Том шел домой и чувствовал, будто дома у него нет. Будто это пустое жилище, четыре стены и крыша. Все вокруг будто потеряло цвет, оскудело светом - будто бы солнце потеряло свою силу.
Редкие машины вокруг него будто перестали шуметь двигателями, а люди словно потеряли души - как потеряла ее Кейти. Том не мог плакать - его слезы давно кончились. Теперь ему осталось лишь жжение в глазах и странная тоска - тоска непонятная, тоска, которую нельзя было взять и изучить анализировать, понять... Он дошел до дома и упал на диван. Он не хотел думать - да и не мог.
Вместо этого он забылся тяжелым, долгим сном, и спал почти целый день. Когда он проснулся, на часах было четыре утра.

Он передал последние слова Кейти своему отцу, когда они встретились на похоронах.

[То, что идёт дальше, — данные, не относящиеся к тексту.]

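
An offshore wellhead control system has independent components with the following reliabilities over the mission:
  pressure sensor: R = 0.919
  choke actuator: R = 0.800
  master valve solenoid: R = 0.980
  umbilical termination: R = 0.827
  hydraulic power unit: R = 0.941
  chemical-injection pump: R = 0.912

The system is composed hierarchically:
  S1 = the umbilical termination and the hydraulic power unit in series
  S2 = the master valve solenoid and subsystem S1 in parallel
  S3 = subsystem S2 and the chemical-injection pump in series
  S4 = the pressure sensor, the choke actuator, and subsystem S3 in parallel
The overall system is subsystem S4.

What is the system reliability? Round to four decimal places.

0.9985

Series (umbilical termination and hydraulic power unit): 0.827000 × 0.941000 = 0.778207
Parallel (master valve solenoid and [0.778207]): 1 − (1 − 0.980000)(1 − 0.778207) = 0.995564
Series ([0.995564] and chemical-injection pump): 0.995564 × 0.912000 = 0.907954
Parallel (pressure sensor, choke actuator, and [0.907954]): 1 − (1 − 0.919000)(1 − 0.800000)(1 − 0.907954) = 0.9985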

Тот молча слушал, кивая головой время от времени, а потом произнес:
- Ты знаешь, Томми, а ведь она права. Мы все недостойны ее. Она поняла то, что мы не можем понять всю нашу жизнь. Царствие Божие и правда внутри каждого из нас. Бог всегда был с нами. А мы...

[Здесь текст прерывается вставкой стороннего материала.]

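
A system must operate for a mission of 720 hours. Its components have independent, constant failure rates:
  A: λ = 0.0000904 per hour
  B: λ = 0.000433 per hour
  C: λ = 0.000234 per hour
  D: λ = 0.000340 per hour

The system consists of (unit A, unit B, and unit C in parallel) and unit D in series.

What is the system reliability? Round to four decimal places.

0.7808

R(A) = exp(−0.0000904 × 720) = 0.936985
R(B) = exp(−0.000433 × 720) = 0.732157
R(C) = exp(−0.000234 × 720) = 0.844948
R(D) = exp(−0.000340 × 720) = 0.782861
Parallel (A, B, and C): 1 − (1 − 0.936985)(1 − 0.732157)(1 − 0.844948) = 0.997383
Series ([0.997383] and D): 0.997383 × 0.782861 = 0.7808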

- Как ты можешь такое говорить? - сказал Том. - Тебе легко, ты почти не знал ее.
- Разве же она говорила о том, что легко, а что нет? Кейти говорила о том, что Божие, а не что человеческое. И это надо уважать. Неужели ты не видишь, что она нашла ту истину, что мы никогда не найдем? Неужто из-за факта ее смерти, мы будем отрицать правоту? Да, возможно, для нас это все несправедливо - но именно что "для нас". Это мы, люди - и это наши, людские, представления. Пути Господни же неисповедимы. Кто знает, не собьет ли кого-то из нас машина уже завтра? И что же мы скажем Богу, придя к нему? "Ты был подл и несправедлив"?... Кейти поняла все. Я думаю, Том, это надо хотя бы уважать - несмотря на все прочие обстоятельства.

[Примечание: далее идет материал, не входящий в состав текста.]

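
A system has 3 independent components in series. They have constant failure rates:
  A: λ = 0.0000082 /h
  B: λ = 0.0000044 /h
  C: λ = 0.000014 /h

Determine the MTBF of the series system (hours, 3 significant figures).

Series of exponential components: λ_sys = Σ λ_i
λ_sys = 0.0000082 + 0.0000044 + 0.000014 = 2.6600e-05 /h
MTBF = 1 / λ_sys = 37600 h

37600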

- Папа, ты в своем репертуаре, - грустно улыбнулся Том. - Я не буду тебе перечить, уважая твой возраст.
- Ты можешь перечить мне, сколько захочешь. От этого истина не меняется. Она никогда не меняется. Даже если все вокруг несправедливо.
- Ты об этом с ней говорил незадолго до ее... ухода?

Отец не ответил, лишь так же грустно улыбнулся.

Лишь сказал:
- Посмотри, гроб засыпают землей. Не хочешь подойти?
- Мне и отсюда прекрасно видно. Ты только не говори подобного ее родителям.
- Почему же? Скажу. Но позже. Они, я уверен, поймут - когда им станет легче. Это даже утешит их, когда они поймут, что дочь ушла на небеса спокойной и счастливой.
- Может быть, ты и прав.
- А ты сможешь? - спросил отец.
- Что смогу?
- Понять ее. Понять Кейти и то, что поняла она.
- Я не знаю, - сказал Том, опустив глаза. - Я не знаю.